The bigger problem: Luna pays two female employees $2 per hour less than their male colleague Felix. The AI justified this by noting Felix had more retail experience, which is the kind of technical explanation that still doesn't look good. New York Times reporter Heather Knight flagged the discrepancy in her coverage of the store. Andon Labs says this is a "controlled experiment" and that all employees are formally employed by the company with guaranteed pay and legal protections, not dependent on Luna's decisions alone. Bias in AI systems doesn't announce itself. It shows up quietly in pay gaps and weird inventory decisions. You only catch it if someone bothers to look.

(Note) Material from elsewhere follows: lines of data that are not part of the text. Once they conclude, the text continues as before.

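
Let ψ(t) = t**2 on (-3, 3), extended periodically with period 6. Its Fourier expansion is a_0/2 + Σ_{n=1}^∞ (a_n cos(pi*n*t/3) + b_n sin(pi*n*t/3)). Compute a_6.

pi**(-2)

a_6 = 1/3 ∫_{-3}^{3} ψ(t) cos(2*pi*t) dt.
ψ is even and cos(2*pi*t) is even, so the integrand is even and a_6 = 2/3 ∫_0^{3} ψ(t) cos(2*pi*t) dt.
Integrating by parts twice (tabular method), an antiderivative of (t**2) cos(2*pi*t) is t**2*sin(2*pi*t)/(2*pi) + t*cos(2*pi*t)/(2*pi**2) - sin(2*pi*t)/(4*pi**3); evaluating from 0 to 3: ∫_{0}^{3} (t**2) cos(2*pi*t) dt = (3/(2*pi**2)) - (0) = 3/(2*pi**2).
Hence a_6 = (2/3)·(3/(2*pi**2)) = pi**(-2).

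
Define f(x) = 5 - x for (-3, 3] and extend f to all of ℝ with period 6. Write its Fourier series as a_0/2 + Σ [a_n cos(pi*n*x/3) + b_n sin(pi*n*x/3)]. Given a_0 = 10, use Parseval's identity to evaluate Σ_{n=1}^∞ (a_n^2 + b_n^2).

6

Parseval: a_0^2/2 + Σ_{n≥1} (a_n^2+b_n^2) = 1/3 ∫_{-3}^{3} f(x)^2 dx = 56.
Subtract a_0^2/2 = 50: Σ (a_n^2+b_n^2) = 6.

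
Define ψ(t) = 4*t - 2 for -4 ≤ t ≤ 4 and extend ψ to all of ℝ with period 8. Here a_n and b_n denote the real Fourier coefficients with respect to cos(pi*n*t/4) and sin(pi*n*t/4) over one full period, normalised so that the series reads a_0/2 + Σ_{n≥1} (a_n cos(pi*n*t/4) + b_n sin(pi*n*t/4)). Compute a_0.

-4

a_0 = 1/4 ∫_{-4}^{4} ψ(t) dt = 1/4 · (-16) = -4.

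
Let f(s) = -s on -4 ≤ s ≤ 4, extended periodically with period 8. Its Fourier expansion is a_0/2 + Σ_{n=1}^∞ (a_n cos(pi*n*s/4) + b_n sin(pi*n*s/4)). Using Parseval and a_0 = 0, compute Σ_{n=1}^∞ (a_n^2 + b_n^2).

Parseval: a_0^2/2 + Σ_{n≥1} (a_n^2+b_n^2) = 1/4 ∫_{-4}^{4} f(s)^2 ds = 32/3.
Subtract a_0^2/2 = 0: Σ (a_n^2+b_n^2) = 32/3.

32/3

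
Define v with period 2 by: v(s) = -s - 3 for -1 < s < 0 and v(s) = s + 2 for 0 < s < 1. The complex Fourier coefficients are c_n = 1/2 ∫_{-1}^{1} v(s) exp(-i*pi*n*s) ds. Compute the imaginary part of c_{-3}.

Since v is real-valued, Im(c_{-3}) = -1/2 ∫_{-1}^{1} v(s) sin(-3*pi*s) ds = b_{3}/2.
Split the integral at the breakpoints.
Integrating by parts (boundary term plus one more integral), an antiderivative of (-s - 3) sin(-3*pi*s) is -s*cos(3*pi*s)/(3*pi) + sin(3*pi*s)/(9*pi**2) - cos(3*pi*s)/pi; evaluating from -1 to 0: ∫_{-1}^{0} (-s - 3) sin(-3*pi*s) ds = (-1/pi) - (2/(3*pi)) = -5/(3*pi).
Integrating by parts (boundary term plus one more integral), an antiderivative of (s + 2) sin(-3*pi*s) is s*cos(3*pi*s)/(3*pi) - sin(3*pi*s)/(9*pi**2) + 2*cos(3*pi*s)/(3*pi); evaluating from 0 to 1: ∫_{0}^{1} (s + 2) sin(-3*pi*s) ds = (-1/pi) - (2/(3*pi)) = -5/(3*pi).
So ∫_{-1}^{1} v(s) sin(-3*pi*s) ds = -10/(3*pi).
Hence Im(c_{-3}) = (-1/2)·(-10/(3*pi)) = 5/(3*pi).

5/(3*pi)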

The store's actual customers appear to be mostly AI-curious tourists, not regular shoppers. Knight documented a couple from Sydney who used AI to plan their vacation and stopped by to round out their "AI experience" before catching a Waymo ride. That's the real business model here: novelty attraction, not retail. Andon Labs' founders say they're not trying to prove AIs should run stores. They want to know if they can. Early returns suggest the answer is yes, technically, but badly.